There’s no one-size-fits-all answer, but most small businesses benefit from a stack that balances speed, clarity, and permanence. 

A chat tool like Slack or Microsoft Teams is great for quick updates, while a project tracker helps keep tasks from slipping through the cracks. While you can get away with using Gmail and Microsoft Outlook, there is one tool I love and recommend for businesses of all sizes, but especially startups and small businesses (because it’s the tool I wish I had when I was in-house): Workshop*.

When should a small business formalize its internal communication strategy?

It’s never too early to start! And you don’t have to set up overly formal processes, either. Once you have more than a handful of employees, it’s time to set some communication ground rules. This is as simple as defining:

  • Communication channels and expectations for usage
  • The cadence of your regular internal communication
  • Where different types of information should go

The earlier you formalize these basics, the easier it will be to scale without chaos.

How do you strike a balance between transparency and information overload?

Sharing everything with everyone sounds transparent, but it quickly leads to inbox fatigue and eye rolls. Employees don’t need to see every email thread, but they do need to be aware of the decisions and direction that impact their work.

One practical rule: if it impacts the company’s goals, team priorities, or individual tasks, share it. If it’s just noise (e.g., ten drafts of a logo), summarize the outcome instead of flooding people with details.

What’s the biggest mistake startups and small businesses make with internal communication?

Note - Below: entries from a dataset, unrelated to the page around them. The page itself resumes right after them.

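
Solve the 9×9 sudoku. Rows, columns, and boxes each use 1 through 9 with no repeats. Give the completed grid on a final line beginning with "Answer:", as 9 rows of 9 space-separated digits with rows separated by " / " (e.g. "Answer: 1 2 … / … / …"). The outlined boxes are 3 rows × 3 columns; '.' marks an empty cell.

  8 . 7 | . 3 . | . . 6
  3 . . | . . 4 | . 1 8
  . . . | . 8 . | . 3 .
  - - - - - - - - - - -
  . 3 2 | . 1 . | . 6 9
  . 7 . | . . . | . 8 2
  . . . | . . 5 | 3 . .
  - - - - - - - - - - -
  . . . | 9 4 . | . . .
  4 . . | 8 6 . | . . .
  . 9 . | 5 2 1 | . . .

Step 1. [r6c4∈{2,4,6,7}] across row 6, 2 lands solely at r6c4, so r6c4=2.
Step 2. [r5c5∈{9}] r5c5 has the single candidate 9, so r5c5=9.
Step 3. [r4c1∈{5}] nothing but 5 survives at r4c1, so r4c1=5.
Step 4. [r5c7∈{1,4,5}] in row 5, 5 fits only at r5c7, so r5c7=5.
Step 5. [r6c9∈{1,4,7}] r6c9 is the only open cell in box 6 admitting 1, so r6c9=1.
Step 6. [r6c5∈{7}] r6c5 is down to just 7, so r6c5=7.
Step 7. [r4c7∈{4,7}] row 4 places 7 nowhere but r4c7 ⇒ r4c7=7.
Step 8. [r3c9∈{4,5,7}] in box 3, 7 fits only at r3c9. So r3c9=7.
Step 9. [r1c8∈{2,4,5,9}] across box 3, 5 lands solely at r1c8 ⇒ r1c8=5.
Step 10. [r5c4∈{3,4,6}] across col 4, 3 lands solely at r5c4, so r5c4=3.
Step 11. [r5c3∈{1,4,6}] across row 5, 4 lands solely at r5c3. So r5c3=4.
Step 12. [r8c8∈{2,7,9}] 9 has one home in col 8: r8c8, so r8c8=9.
Step 13. [r7c8∈{2,7}] r7c8 is the only open cell in col 8 admitting 2, so r7c8=2.
Step 14. [r3c1∈{1,2,6,9}] r3c1 is the only open cell in col 1 admitting 2 ⇒ r3c1=2.
Step 15. [r8c7∈{1}] only 1 remains possible at r8c7 ⇒ r8c7=1.
Step 16. [r9c9∈{3,4}] r9c9 is the only open cell in col 9 admitting 4. So r9c9=4.
Step 17. [r9c3∈{3,6,8}] across row 9, 3 lands solely at r9c3, so r9c3=3.
Step 18. [r8c3∈{5}] nothing but 5 survives at r8c3 ⇒ r8c3=5.
Step 19. [r3c2∈{1,4,5,6}] in row 3, 5 fits only at r3c2. So r3c2=5.
Step 20. [r2c2∈{6}] nothing but 6 survives at r2c2, so r2c2=6.
Step 21. [r2c3∈{9}] r2c3 has the single candidate 9 ⇒ r2c3=9.
Step 22. [r3c3∈{1}] only 1 remains possible at r3c3. So r3c3=1.
Step 23. [r5c1∈{1,6}] r5c1 is the only open cell in row 5 admitting 1, so r5c1=1.
Step 24. [r8c9∈{3}] only 3 remains possible at r8c9. So r8c9=3.
Step 25. [r1c6∈{2,9}] r1c6 is the only open cell in col 6 admitting 2, so r1c6=2.
Step 26. [r3c6∈{6,9}] col 6 places 9 nowhere but r3c6, so r3c6=9.
Step 27. [r9c7∈{6,8}] row 9 places 8 nowhere but r9c7. So r9c7=8.
Step 28. [r9c1∈{6,7}] in row 9, 6 fits only at r9c1 ⇒ r9c1=6.
Step 29. [r6c2∈{8}] nothing but 8 survives at r6c2, so r6c2=8.
Step 30. [r8c6∈{7}] r8c6's peers cover all but 7, so r8c6=7.
Step 31. [r1c7∈{4,9}] across row 1, 9 lands solely at r1c7 ⇒ r1c7=9.
Step 32. [r1c4∈{1}] r1c4 is down to just 1. So r1c4=1.
Step 33. [r3c4∈{6}] r3c4's peers cover all but 6 ⇒ r3c4=6.
Step 34. [r9c8∈{7}] r9c8 has the single candidate 7, so r9c8=7.
Step 35. [r4c4∈{4}] r4c4's peers cover all but 4, so r4c4=4.
Step 36. [r7c3∈{8}] r7c3 is down to just 8, so r7c3=8.
Step 37. [r6c1∈{9}] r6c1's peers cover all but 9. So r6c1=9.
Step 38. [r7c1∈{7}] r7c1's peers cover all but 7 ⇒ r7c1=7.
Step 39. [r2c5∈{5}] only 5 remains possible at r2c5. So r2c5=5.
Step 40. [r4c6∈{8}] nothing but 8 survives at r4c6 ⇒ r4c6=8.
Step 41. [r7c6∈{3}] r7c6 has the single candidate 3, so r7c6=3.
Step 42. [r8c2∈{2}] r8c2 has the single candidate 2, so r8c2=2.
Step 43. [r3c7∈{4}] nothing but 4 survives at r3c7, so r3c7=4.
Step 44. [r2c4∈{7}] nothing but 7 survives at r2c4, so r2c4=7.
Step 45. [r7c9∈{5}] r7c9 has the single candidate 5, so r7c9=5.
Step 46. [r6c3∈{6}] only 6 remains possible at r6c3. So r6c3=6.
Step 47. [r2c7∈{2}] r2c7 has the single candidate 2, so r2c7=2.
Step 48. [r6c8∈{4}] r6c8 has the single candidate 4. So r6c8=4.
Step 49. [r5c6∈{6}] nothing but 6 survives at r5c6 ⇒ r5c6=6.
Step 50. [r1c2∈{4}] r1c2 has the single candidate 4, so r1c2=4.
Step 51. [r7c7∈{6}] r7c7 has the single candidate 6, so r7c7=6.
Step 52. [r7c2∈{1}] r7c2 is down to just 1, so r7c2=1.

Answer: 8 4 7 1 3 2 9 5 6 / 3 6 9 7 5 4 2 1 8 / 2 5 1 6 8 9 4 3 7 / 5 3 2 4 1 8 7 6 9 / 1 7 4 3 9 6 5 8 2 / 9 8 6 2 7 5 3 4 1 / 7 1 8 9 4 3 6 2 5 / 4 2 5 8 6 7 1 9 3 / 6 9 3 5 2 1 8 7 4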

Too many small teams assume that everyone is “in the know,” simply by way of proximity or ease of ability to disseminate information. However, even in a five-person team, a lack of clarity can lead to duplicated work, missed deadlines, and communication gaps. On the other hand, some overcorrect and create too much structure, resulting in endless meetings, lengthy emails, and tool overload.

The sweet spot is a lightweight system with consistent habits—no corporate bureaucracy required

How do I know if my internal communication system is working?

Signs your system is working:

  • Everyone knows the company’s top priorities
  • There are fewer meetings spent rehashing the same topics
  • New hires ramp up quickly thanks to proper documentation
  • Employees say they feel “in the loop” (leaders don’t just assume they are)

In other words, signs of alignment indicate that your current system is working as intended. Now the next question is, is it scalable for your organization’s next phase of growth? And if not, how can you plan for what’s to come?